BEHIND THE NEWS: Steak n Shake showdown sure to escalate from here

Keywords Technology

Investors Sardar Biglari and Philip Cooley didn’t exactly hit it off with The Steak n Shake Co.’s top brass when they met in August to discuss the company’s future.

Company Chairman Alan Gilman and Chief Financial Officer Jeff Blade “refused to disclose basic information” and “rebuffed disclosure of even niggling details like the number of employees at headquarters,” according to Biglari’s account of the meeting, which he included in a Jan. 23 letter to company shareholders.

“We are suspect of management when it takes the low road of withholding basic, non-competitive information from the owners when competitors reveal the same data,” Biglari’s letter said.

Since the inauspicious meeting, Biglari’s assessment has become even more searing. As he told shareholders in the letter, “By now, we are sufficiently alarmed to conclude that the greatest risk shareholders face is keeping the majority of the current directors in place.”

Now, Steak n Shake’s board finds itself in all-out battle for control of the Indianapolis company, one of the nation’s oldest restaurant chains.

Biglari and Cooley are principals in the Lion Fund, a San Antonio-based hedge fund whose affiliates own 8.5 percent of Steak n Shake-a larger interest than all nine of the company’s current directors combined. Biglari, 30, is a former technology entrepreneur, while Cooley, 63, is a business professor at Trinity University in San Antonio.

The pair’s goal: Sway shareholders to elect each of them to a board seat at the company’s annual meeting in early March.
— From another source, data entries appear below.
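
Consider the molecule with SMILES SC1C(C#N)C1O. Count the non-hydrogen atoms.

Every atom symbol written in the SMILES (organic subset) is one heavy atom; implicit H are not written.
Heavy atoms by element → C:4, N:1, O:1, S:1.
Total: 7.

7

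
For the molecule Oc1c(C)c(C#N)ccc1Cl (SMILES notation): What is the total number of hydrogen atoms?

Walk through each heavy atom and fill implicit hydrogens from standard valence (C 4, N 3, O 2, S 2, halogen 1); for lowercase aromatic atoms, an aromatic c carries 1 H when it has two neighbours and 0 H with three, and aromatic n carries 0 H:
  atom 1: O, bond orders sum to 1 (valence 2) → 1 H
  atom 2: aromatic c, 3 neighbours → 0 H
  atom 3: aromatic c, 3 neighbours → 0 H
  atom 4: C, bond orders sum to 1 (valence 4) → 3 H
  atom 5: aromatic c, 3 neighbours → 0 H
  atom 6: C, bond orders sum to 4 (valence 4) → 0 H
  atom 7: N, bond orders sum to 3 (valence 3) → 0 H
  atom 8: aromatic c, 2 neighbours → 1 H
  atom 9: aromatic c, 2 neighbours → 1 H
  atom 10: aromatic c, 3 neighbours → 0 H
  atom 11: Cl (halogen, monovalent) → 0 H
Total hydrogens: 6.

6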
At the same meeting, they want shareholders to oust Gilman and James Williamson, both former company CEOs in their 70s, by withholding votes of support.

The next step, according to the Jan. 23 letter, would be to call a special meeting at which shareholders would replace the majority of the board.
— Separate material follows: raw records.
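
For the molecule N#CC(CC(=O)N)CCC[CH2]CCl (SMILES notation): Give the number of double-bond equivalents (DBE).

Degree of unsaturation = (number of rings) + (number of π bonds).
Ring closures in the SMILES: 0.
π bonds: 1 double bond (each 1 DoU), 1 triple bond (each 2 DoU) → 3 DoU from unsaturation.
Total DoU = 0 + 3 = 3.

3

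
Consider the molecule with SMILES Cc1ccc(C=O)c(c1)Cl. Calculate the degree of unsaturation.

Molecular formula: C8H7ClO.
DoU = (2C + 2 + N − H − X) / 2, where X is the halogen count and O/S are ignored.
    = (2·8 + 2 + 0 − 7 − 1) / 2 = 10 / 2 = 5.

5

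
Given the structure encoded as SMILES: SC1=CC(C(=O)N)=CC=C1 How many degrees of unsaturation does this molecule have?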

But Steak n Shake’s board undermined that strategy on Jan. 29 when it voted to amend its bylaws to up the shareholder support needed to call a special meeting from 25 percent to 80 percent.

In a letter to Biglari and Cooley, Williamson defended the change, saying it prevents a “vocal minority with its own agenda” from taking a step that “would disrupt and interfere” with the company’s focus on addressing its challenges.

Biglari scoffed: “This revision provides the board immunity, not accountability, and reveals a culture to which we cannot subscribe.”

Bluster goes with the territory for activist investors like Biglari. After all, the best way to win support from fellow shareholders is to stir up outrage.

But he’s also one smart guy, as his letter to fellow shareholders shows. The 10-page letter makes a compelling case that the company’s expansion from 233 to 435 company-owned restaurants over the past 10 years has come at the expense of shareholder wealth.

The company poured more than a half-billion dollars into capital expenditures during that span. While sales more than doubled, profit failed to keep pace. Pretax profit, $32.8 million in 1998, rose as high as $44.5 million in 2005 before plummeting to $14.9 million last year.

The stock, which topped $18.75 in 1998, now trades for $8.80. Most of the decline came in the past year, as performance worsened. Steak n Shake now has reported 10 straight quarters of declining same-store sales.

“The faster Steak n Shake plans to grow, the more value it will destroy,” Biglari said in his letter to shareholders.

Instead, Biglari advocates focusing on the less-capital-intensive business of franchising, while relentlessly seeking ways to improve profits at existing restaurants. He also says the company should buy back stock, a move that reduces the number of shares outstanding, pushing up earnings per share.

And the company needs “an entrepreneurial CEO who will be relentless in fighting costs, who will focus on the customer by leading employees and franchisees to espouse a common standard of quality, service and cleanliness,” he said in his letter. Gilman has been interim CEO since Peter Dunn resigned from the top job in August.

The board on Jan. 31 sent Biglari and Cooley a letter that struck a conciliatory tone. It offered the pair slots on management’s slate of director nominees, as part of a plan to leave existing directors in place but to expand board membership to 11.

The letter, signed by director John Ryan, a former Indiana University president, noted that “many of the steps you favor are already being implemented.” It said that “locating and hiring the best [CEO] candidate is the single most important action we can take to improve the company’s performance.”

Yet the letter also disclosed the bylaw change-something the board never would have adopted if it thought it could sweet-talk Biglari and Cooley into submission.

Turns out, its wariness was wellfounded. Biglari on Feb. 4 said he was turning down the seats. He suggested he didn’t want the blessing of a board that was willing to eliminate a “fundamental shareholder right.”

So Biglari and Cooley will continue to pursue board seats on their own, with the ultimate aim of uprooting the current directors. The battle for control already has been bruising, and it promises to get bloody.